STTR Phase I: Diamond Nanoprobes for Atomic Force Microscopy - Imaging, Metrology, Material Property Measurement, Process Control, and Manipulation with Ultrahigh Performance
Advanced Diamond Technologies, Northbrook IL
Investigators
Abstract
This Small Business Technology Transfer (STTR) Phase I project will develop commercially viable atomic force microscope (AFM) cantilevers with ultra-sharp, ultra-robust tips fabricated from ultrananocrystalline diamond (UNCD). AFM is becoming indispensable in several industries for imaging, metrology, material property measurement, process control, and manipulation. These applications are reaching limits, and new applications are being prevented, due to the lack of reliability and versatility of the AFM tip. The intellectual merit of this work will be to address this by demonstrating the feasibility of a new generation of AFM probes that are highly versatile, nearly indestructible, chemically and electronically tunable, biologically functionalizable, and exquisitely stable. This will be accomplished by creating probes based on diamond, the hardest, stiffest material known. These probes will be molded and microfabricated from UNCD, a nanocrystalline thin film (<5 nm pure diamond grains) with mechanical properties nearly equivalent to single crystal diamond.
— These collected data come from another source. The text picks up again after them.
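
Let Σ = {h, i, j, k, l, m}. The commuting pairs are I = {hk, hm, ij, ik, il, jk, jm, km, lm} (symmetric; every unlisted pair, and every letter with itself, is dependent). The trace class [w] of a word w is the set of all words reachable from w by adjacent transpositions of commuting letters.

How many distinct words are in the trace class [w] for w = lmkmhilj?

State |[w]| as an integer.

98

0(l) covers ∅
1(m) covers ∅
2(k) covers 0:l
3(m) covers 1:m
4(h) covers 0:l
5(i) covers 3:m, 4:h
6(l) covers 2:k, 4:h
7(j) covers 6:l
floor of heap: 0:l, 1:m
completions by unplaced set U, small U first (add the entries for U minus each lowest piece of U):
  |U|=1: {5}:1  {7}:1
  |U|=2: {3,5}:1  {5,7}:2  {6,7}:1
  |U|=3: {1,3,5}:1  {2,6,7}:1  {3,5,7}:3  {5,6,7}:3
  |U|=4: {1,3,5,7}:4  {2,5,6,7}:4  {3,5,6,7}:6  {4,5,6,7}:3
  |U|=5: {1,3,5,6,7}:10  {2,3,5,6,7}:10  {2,4,5,6,7}:7  {3,4,5,6,7}:9
  |U|=6: {0,2,4,5,6,7}:7  {1,2,3,5,6,7}:20  {1,3,4,5,6,7}:19  {2,3,4,5,6,7}:26
  start at 0(l): 65
  start at 1(m): 33
sum over floor = 98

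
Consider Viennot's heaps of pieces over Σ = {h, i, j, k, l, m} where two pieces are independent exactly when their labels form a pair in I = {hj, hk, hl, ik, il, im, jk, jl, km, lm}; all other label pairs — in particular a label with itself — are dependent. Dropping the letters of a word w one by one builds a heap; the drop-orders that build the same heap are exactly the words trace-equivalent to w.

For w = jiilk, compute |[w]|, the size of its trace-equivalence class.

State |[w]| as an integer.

piece 0:j — minimal
piece 1:i rests on {0:j}
piece 2:i rests on {1:i}
piece 3:l — minimal
piece 4:k rests on {3:l}
minimal pieces: {0:j, 3:l}
ways to finish when only these pieces remain (= sum over removing one remaining piece with nothing left below it):
  1 left: {2}→1  {4}→1
  2 left: {1,2}→1  {2,4}→2  {3,4}→1
  3 left: {0,1,2}→1  {1,2,4}→3  {2,3,4}→3
  placing 0:j first → 6 extensions
  placing 3:l first → 4 extensions
total linear extensions = 10

10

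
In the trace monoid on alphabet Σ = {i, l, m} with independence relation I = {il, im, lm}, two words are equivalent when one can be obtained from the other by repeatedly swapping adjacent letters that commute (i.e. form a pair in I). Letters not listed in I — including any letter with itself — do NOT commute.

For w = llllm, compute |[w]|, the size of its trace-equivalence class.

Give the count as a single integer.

5

0(l) covers ∅
1(l) covers 0:l
2(l) covers 1:l
3(l) covers 2:l
4(m) covers ∅
floor of heap: 0:l, 4:m
completions by unplaced set U, small U first (add the entries for U minus each lowest piece of U):
  |U|=1: {3}:1  {4}:1
  |U|=2: {2,3}:1  {3,4}:2
  |U|=3: {1,2,3}:1  {2,3,4}:3
  start at 0(l): 4
  start at 4(m): 1
sum over floor = 5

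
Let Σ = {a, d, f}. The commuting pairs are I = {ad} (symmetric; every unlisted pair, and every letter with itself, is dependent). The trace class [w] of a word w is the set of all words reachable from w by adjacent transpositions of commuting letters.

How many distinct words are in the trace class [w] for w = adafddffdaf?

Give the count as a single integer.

6

drop 0:a onto floor
drop 1:d onto floor
drop 2:a onto {0:a}
drop 3:f onto {1:d, 2:a}
drop 4:d onto {3:f}
drop 5:d onto {4:d}
drop 6:f onto {5:d}
drop 7:f onto {6:f}
drop 8:d onto {7:f}
drop 9:a onto {7:f}
drop 10:f onto {8:d, 9:a}
ground layer = {0:a, 1:d}
drop-orders for the pieces not yet dropped (sum over which currently-grounded one goes next):
  1 to go: {10} 1
  2 to go: {8,10} 1  {9,10} 1
  3 to go: {8,9,10} 2
  4 to go: {7,8,9,10} 2
  5 to go: {6,7,8,9,10} 2
  6 to go: {5,6,7,8,9,10} 2
  7 to go: {4,5,6,7,8,9,10} 2
  8 to go: {3,4,5,6,7,8,9,10} 2
  9 to go: {1,3,4,5,6,7,8,9,10} 2  {2,3,4,5,6,7,8,9,10} 2
  if 0:a drops first: 4 orders
  if 1:d drops first: 2 orders
heap linearizations: 6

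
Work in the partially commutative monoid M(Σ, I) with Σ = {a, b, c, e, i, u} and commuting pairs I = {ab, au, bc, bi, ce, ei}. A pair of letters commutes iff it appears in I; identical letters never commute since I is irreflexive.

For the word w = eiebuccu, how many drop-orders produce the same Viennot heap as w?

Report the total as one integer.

4

piece 0:e — minimal
piece 1:i — minimal
piece 2:e rests on {0:e}
piece 3:b rests on {2:e}
piece 4:u rests on {1:i, 3:b}
piece 5:c rests on {4:u}
piece 6:c rests on {5:c}
piece 7:u rests on {6:c}
minimal pieces: {0:e, 1:i}
ways to finish when only these pieces remain (= sum over removing one remaining piece with nothing left below it):
  1 left: {7}→1
  2 left: {6,7}→1
  3 left: {5,6,7}→1
  4 left: {4,5,6,7}→1
  5 left: {1,4,5,6,7}→1  {3,4,5,6,7}→1
  6 left: {1,3,4,5,6,7}→2  {2,3,4,5,6,7}→1
  placing 0:e first → 3 extensions
  placing 1:i first → 1 extensions
total linear extensions = 4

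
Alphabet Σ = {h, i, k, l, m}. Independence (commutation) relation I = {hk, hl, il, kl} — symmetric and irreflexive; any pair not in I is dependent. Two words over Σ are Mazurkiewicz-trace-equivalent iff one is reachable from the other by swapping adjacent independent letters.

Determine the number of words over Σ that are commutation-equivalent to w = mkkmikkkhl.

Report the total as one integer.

24

#0=m has no predecessor
#1=k depends on [0:m]
#2=k depends on [1:k]
#3=m depends on [2:k]
#4=i depends on [3:m]
#5=k depends on [4:i]
#6=k depends on [5:k]
#7=k depends on [6:k]
#8=h depends on [4:i]
#9=l depends on [3:m]
sources: [0:m]
N(rest) = Σ N(rest − s) over sources s of rest; N(one piece) = 1:
  size 1 → [7]=1  [8]=1  [9]=1
  size 2 → [6,7]=1  [7,8]=2  [7,9]=2  [8,9]=2
  size 3 → [5,6,7]=1  [6,7,8]=3  [6,7,9]=3  [7,8,9]=6
  size 4 → [5,6,7,8]=4  [5,6,7,9]=4  [6,7,8,9]=12
  size 5 → [4,5,6,7,8]=4  [5,6,7,8,9]=20
  size 6 → [4,5,6,7,8,9]=24
  size 7 → [3,4,5,6,7,8,9]=24
  size 8 → [2,3,4,5,6,7,8,9]=24
  first=0(m) contributes 24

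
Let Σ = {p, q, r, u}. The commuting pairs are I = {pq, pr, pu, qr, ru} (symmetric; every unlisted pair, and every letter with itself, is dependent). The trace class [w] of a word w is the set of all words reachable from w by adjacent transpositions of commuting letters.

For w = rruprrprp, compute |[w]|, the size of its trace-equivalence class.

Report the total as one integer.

504

piece 0:r — minimal
piece 1:r rests on {0:r}
piece 2:u — minimal
piece 3:p — minimal
piece 4:r rests on {1:r}
piece 5:r rests on {4:r}
piece 6:p rests on {3:p}
piece 7:r rests on {5:r}
piece 8:p rests on {6:p}
minimal pieces: {0:r, 2:u, 3:p}
ways to finish when only these pieces remain (= sum over removing one remaining piece with nothing left below it):
  1 left: {2}→1  {7}→1  {8}→1
  2 left: {2,7}→2  {2,8}→2  {5,7}→1  {6,8}→1  {7,8}→2
  3 left: {2,5,7}→3  {2,6,8}→3  {2,7,8}→6  {3,6,8}→1  {4,5,7}→1  {5,7,8}→3  {6,7,8}→3
  4 left: {1,4,5,7}→1  {2,3,6,8}→4  {2,4,5,7}→4  {2,5,7,8}→12  {2,6,7,8}→12  {3,6,7,8}→4  {4,5,7,8}→4  {5,6,7,8}→6
  5 left: {0,1,4,5,7}→1  {1,2,4,5,7}→5  {1,4,5,7,8}→5  {2,3,6,7,8}→20  {2,4,5,7,8}→20  {2,5,6,7,8}→30  {3,5,6,7,8}→10  {4,5,6,7,8}→10
  6 left: {0,1,2,4,5,7}→6  {0,1,4,5,7,8}→6  {1,2,4,5,7,8}→30  {1,4,5,6,7,8}→15  {2,3,5,6,7,8}→60  {2,4,5,6,7,8}→60  {3,4,5,6,7,8}→20
  7 left: {0,1,2,4,5,7,8}→42  {0,1,4,5,6,7,8}→21  {1,2,4,5,6,7,8}→105  {1,3,4,5,6,7,8}→35  {2,3,4,5,6,7,8}→140
  placing 0:r first → 280 extensions
  placing 2:u first → 56 extensions
  placing 3:p first → 168 extensions
total linear extensions = 504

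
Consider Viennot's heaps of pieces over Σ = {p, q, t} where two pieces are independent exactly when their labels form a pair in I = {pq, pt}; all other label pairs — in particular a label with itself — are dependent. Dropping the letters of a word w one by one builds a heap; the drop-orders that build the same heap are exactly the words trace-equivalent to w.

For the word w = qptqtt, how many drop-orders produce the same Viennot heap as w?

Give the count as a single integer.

6

#0=q has no predecessor
#1=p has no predecessor
#2=t depends on [0:q]
#3=q depends on [2:t]
#4=t depends on [3:q]
#5=t depends on [4:t]
sources: [0:q, 1:p]
N(rest) = Σ N(rest − s) over sources s of rest; N(one piece) = 1:
  size 1 → [1]=1  [5]=1
  size 2 → [1,5]=2  [4,5]=1
  size 3 → [1,4,5]=3  [3,4,5]=1
  size 4 → [1,3,4,5]=4  [2,3,4,5]=1
  first=0(q) contributes 5
  first=1(p) contributes 1
|[w]| = 6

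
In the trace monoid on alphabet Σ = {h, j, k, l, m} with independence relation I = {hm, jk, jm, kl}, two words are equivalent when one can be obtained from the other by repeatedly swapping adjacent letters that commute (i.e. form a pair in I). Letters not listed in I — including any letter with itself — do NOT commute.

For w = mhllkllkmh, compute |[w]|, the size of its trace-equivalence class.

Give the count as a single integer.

piece 0:m — minimal
piece 1:h — minimal
piece 2:l rests on {0:m, 1:h}
piece 3:l rests on {2:l}
piece 4:k rests on {0:m, 1:h}
piece 5:l rests on {3:l}
piece 6:l rests on {5:l}
piece 7:k rests on {4:k}
piece 8:m rests on {6:l, 7:k}
piece 9:h rests on {6:l, 7:k}
minimal pieces: {0:m, 1:h}
ways to finish when only these pieces remain (= sum over removing one remaining piece with nothing left below it):
  1 left: {8}→1  {9}→1
  2 left: {8,9}→2
  3 left: {6,8,9}→2  {7,8,9}→2
  4 left: {4,7,8,9}→2  {5,6,8,9}→2  {6,7,8,9}→4
  5 left: {3,5,6,8,9}→2  {4,6,7,8,9}→6  {5,6,7,8,9}→6
  6 left: {2,3,5,6,8,9}→2  {3,5,6,7,8,9}→8  {4,5,6,7,8,9}→12
  7 left: {2,3,5,6,7,8,9}→10  {3,4,5,6,7,8,9}→20
  8 left: {2,3,4,5,6,7,8,9}→30
  placing 0:m first → 30 extensions
  placing 1:h first → 30 extensions
total linear extensions = 60

60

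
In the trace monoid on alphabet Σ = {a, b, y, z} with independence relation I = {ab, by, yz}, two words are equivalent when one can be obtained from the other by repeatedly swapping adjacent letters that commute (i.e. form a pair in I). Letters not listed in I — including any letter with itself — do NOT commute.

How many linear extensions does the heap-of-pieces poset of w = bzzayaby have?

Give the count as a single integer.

drop 0:b onto floor
drop 1:z onto {0:b}
drop 2:z onto {1:z}
drop 3:a onto {2:z}
drop 4:y onto {3:a}
drop 5:a onto {4:y}
drop 6:b onto {2:z}
drop 7:y onto {5:a}
ground layer = {0:b}
drop-orders for the pieces not yet dropped (sum over which currently-grounded one goes next):
  1 to go: {6} 1  {7} 1
  2 to go: {5,7} 1  {6,7} 2
  3 to go: {4,5,7} 1  {5,6,7} 3
  4 to go: {3,4,5,7} 1  {4,5,6,7} 4
  5 to go: {3,4,5,6,7} 5
  6 to go: {2,3,4,5,6,7} 5
  if 0:b drops first: 5 orders

5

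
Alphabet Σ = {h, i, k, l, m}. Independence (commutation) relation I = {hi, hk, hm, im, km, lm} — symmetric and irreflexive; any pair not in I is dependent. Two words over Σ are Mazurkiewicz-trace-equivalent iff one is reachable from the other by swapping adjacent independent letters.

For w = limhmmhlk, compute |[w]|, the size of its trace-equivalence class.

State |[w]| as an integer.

252

drop 0:l onto floor
drop 1:i onto {0:l}
drop 2:m onto floor
drop 3:h onto {0:l}
drop 4:m onto {2:m}
drop 5:m onto {4:m}
drop 6:h onto {3:h}
drop 7:l onto {1:i, 6:h}
drop 8:k onto {7:l}
ground layer = {0:l, 2:m}
drop-orders for the pieces not yet dropped (sum over which currently-grounded one goes next):
  1 to go: {5} 1  {8} 1
  2 to go: {4,5} 1  {5,8} 2  {7,8} 1
  3 to go: {1,7,8} 1  {2,4,5} 1  {4,5,8} 3  {5,7,8} 3  {6,7,8} 1
  4 to go: {1,5,7,8} 4  {1,6,7,8} 2  {2,4,5,8} 4  {3,6,7,8} 1  {4,5,7,8} 6  {5,6,7,8} 4
  5 to go: {1,3,6,7,8} 3  {1,4,5,7,8} 10  {1,5,6,7,8} 10  {2,4,5,7,8} 10  {3,5,6,7,8} 5  {4,5,6,7,8} 10
  6 to go: {0,1,3,6,7,8} 3  {1,2,4,5,7,8} 20  {1,3,5,6,7,8} 18  {1,4,5,6,7,8} 30  {2,4,5,6,7,8} 20  {3,4,5,6,7,8} 15
  7 to go: {0,1,3,5,6,7,8} 21  {1,2,4,5,6,7,8} 70  {1,3,4,5,6,7,8} 63  {2,3,4,5,6,7,8} 35
  if 0:l drops first: 168 orders
  if 2:m drops first: 84 orders
heap linearizations: 252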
Advanced Diamond Technologies, the exclusive commercialization venue for UNCD products, will partner with the Carpick group (UW-Madison), who are world leaders in AFM. The volume of world sales of conventional AFM probes is approximately $60,000,000 with a growth rate of 10 to15%. Accessing and increasing this market by enabling new scientific and industrial applications are anticipated outcomes. Commercially, the results of this work will be: (a) to enable new industrial applications for AFM, including high-throughput imaging, metrology, and characterization of large quantities of materials including massive sets of combinatorially synthesized materials, local electrical characterization for process control in micro/nanoelectronics, nanomechanical characterization of MEMS/NEMS devices, ultraprecise hard mask correction for the micro/nanolithography industry, AFM-based direct-write nanolithography, and massively-parallel AFM-based arrays for nanomechanical data storage at ultrahigh density; (b) to enable new scientific applications, including magnetic resonance force microscopy, harsh environment and high temperature scanning probe microscopy, and advanced nanotribology experiments and nanomechanics experiments and ; (c) to open up a broad array of new applications that take advantage of the advancement of molded diamond structures, including field emitter tip arrays, photonic crystals, and NEMS.